Vaccinate and Use Medicines Properly

  • Keep immunizations up to date. Follow recommended immunizations for children, adults, and pets.

  • Use antibiotics exactly as prescribed. Take them for the full course prescribed by your doctor, but not for colds or other nonbacterial illnesses. Never self-medicate with antibiotics or share them with family or friends.

  • Report to your doctor any quickly worsening infection or any infection that does not get better after you take a prescribed antibiotic.

  • If you travel internationally, get all recommended immunizations, and use protective medications for travel, especially to areas with malaria.

Keep Clean

  • Wash your hands often, especially during cold and flu season.

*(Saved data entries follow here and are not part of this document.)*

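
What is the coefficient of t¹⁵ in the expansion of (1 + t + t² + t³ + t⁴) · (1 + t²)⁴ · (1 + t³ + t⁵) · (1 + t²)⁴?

(1 + t + t² + t³ + t⁴) has coefficients 1,1,1,1,1 for degrees 0…4.
(1 + t²)⁴ has coefficients 1,0,4,0,6,0,4,0,1,0,0,0,0,0,0,0 for degrees 0…15.
Multiplying by (1 + t³ + t⁵) gives running coefficients 1,0,4,1,6,5,4,10,1,10,0,5,0,1,0,0 for degrees 0…15.
Finally multiplying by (1 + t²)⁴, the product of all factors after the first has coefficients 1,0,8,1,28,9,56,36,70,84,56,126,28,126,8,84 for degrees 0…15.
[t¹⁵] = 1·84 + 1·8 + 1·126 + 1·28 + 1·126 = 372.

372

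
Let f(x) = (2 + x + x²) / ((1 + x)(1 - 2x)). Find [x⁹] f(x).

938

The denominator gives the recurrence a_n = a_(n−1) + 2a_(n−2) for n ≥ 3; the numerator fixes a_0 = 2, a_1 = 3, a_2 = 8.
Iterating: 2, 3, 8, 14, 30, 58, 118, 234, 470, 938, so a_9 = 938.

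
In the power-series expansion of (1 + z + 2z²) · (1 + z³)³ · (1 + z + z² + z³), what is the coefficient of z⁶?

(1 + z + 2z²) has coefficients 1,1,2 for degrees 0…2.
(1 + z³)³ has coefficients 1,0,0,3,0,0,3 for degrees 0…6.
Finally multiplying by (1 + z + z² + z³), the product of all factors after the first has coefficients 1,1,1,4,3,3,6 for degrees 0…6.
[z⁶] = 1·6 + 1·3 + 2·3 = 15.

15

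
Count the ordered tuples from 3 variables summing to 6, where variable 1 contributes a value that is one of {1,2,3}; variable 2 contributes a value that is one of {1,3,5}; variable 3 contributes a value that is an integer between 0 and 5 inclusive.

The generating function for the choices is (q + q^2 + q^3)·(q + q^3 + q^5)·(1 + q + q^2 + q^3 + q^4 + q^5); the count is [q^6].
(q + q^2 + q^3) has coefficients 0,1,1,1 for degrees 0…3.
(q + q^3 + q^5) has coefficients 0,1,0,1,0,1,0 for degrees 0…6.
Finally multiplying by (1 + q + q^2 + q^3 + q^4 + q^5), the product of all factors after the first has coefficients 0,1,1,2,2,3,3 for degrees 0…6.
[q^6] = 1·3 + 1·2 + 1·2 = 7.

7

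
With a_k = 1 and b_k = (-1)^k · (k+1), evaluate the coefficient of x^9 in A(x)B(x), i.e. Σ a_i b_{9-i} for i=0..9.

The convolution is the t^9 coefficient of A(t)B(t).
Σ = 1·(-10) + 1·9 + 1·(-8) + 1·7 + 1·(-6) + 1·5 + 1·(-4) + 1·3 + 1·(-2) + 1·1 = -5.

-5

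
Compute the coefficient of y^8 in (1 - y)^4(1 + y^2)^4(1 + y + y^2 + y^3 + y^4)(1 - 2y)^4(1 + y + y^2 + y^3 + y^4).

1109

(1 - y)^4 has coefficients 1,-4,6,-4,1 for degrees 0…4.
(1 + y^2)^4 has coefficients 1,0,4,0,6,0,4,0,1 for degrees 0…8.
Multiplying by (1 + y + y^2 + y^3 + y^4) gives running coefficients 1,1,5,5,11,10,14,10,11 for degrees 0…8.
Multiplying by (1 - 2y)^4 gives running coefficients 1,-7,21,-43,75,-102,118,-134,123 for degrees 0…8.
Finally multiplying by (1 + y + y^2 + y^3 + y^4), the product of all factors after the first has coefficients 1,-6,15,-28,47,-56,69,-86,80 for degrees 0…8.
[y^8] = 1·80 − 4·(-86) + 6·69 − 4·(-56) + 1·47 = 1109.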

  • Be aware of what you eat, and prepare foods carefully.

  • Protect yourself from disease carriers.

  • Be cautious around all wild and domestic animals that are not familiar to you.

  • After any animal bite, clean the skin with soap and water, and seek medical care immediately.

  • Avoid areas where there are ticks.

  • Protect yourself from mosquitoes.

  • Stay alert to disease threats when you travel or visit undeveloped areas.

  • Don’t drink untreated water while hiking or camping. If you become ill when you return home, tell your doctor where you’ve been.

Don’t Spread Disease

  • If you are sick with a cold or flu, stay at home, and don’t spread germs.

  • Practice safer sex.

  • Do not use intravenous drugs or share syringes.

Key risk factors for communicable diseases identified in the academic literature can be broadly grouped into categories such as water, sanitation, and hygiene (WASH), health and public health system, environment, infrastructure, living conditions, nutrition, and overcrowding [29]. Within those broader categories, individual risk factors are defined more specifically, although the categories themselves serve as general risk factors as well, particularly for communicable disease outbreaks in humanitarian emergencies and disasters.

Knowing key risk factors and their thresholds and weight in different types of infections can help guide risk reduction efforts and emergency response.

Besides the illustration of the pertinent pathogens, the clinical presentations of disease, and the treatment, the following book chapters attempt also to address the epidemiology of risk factors for the infectious diseases with manifestation on the hair and scalp for the respective measures of prevention.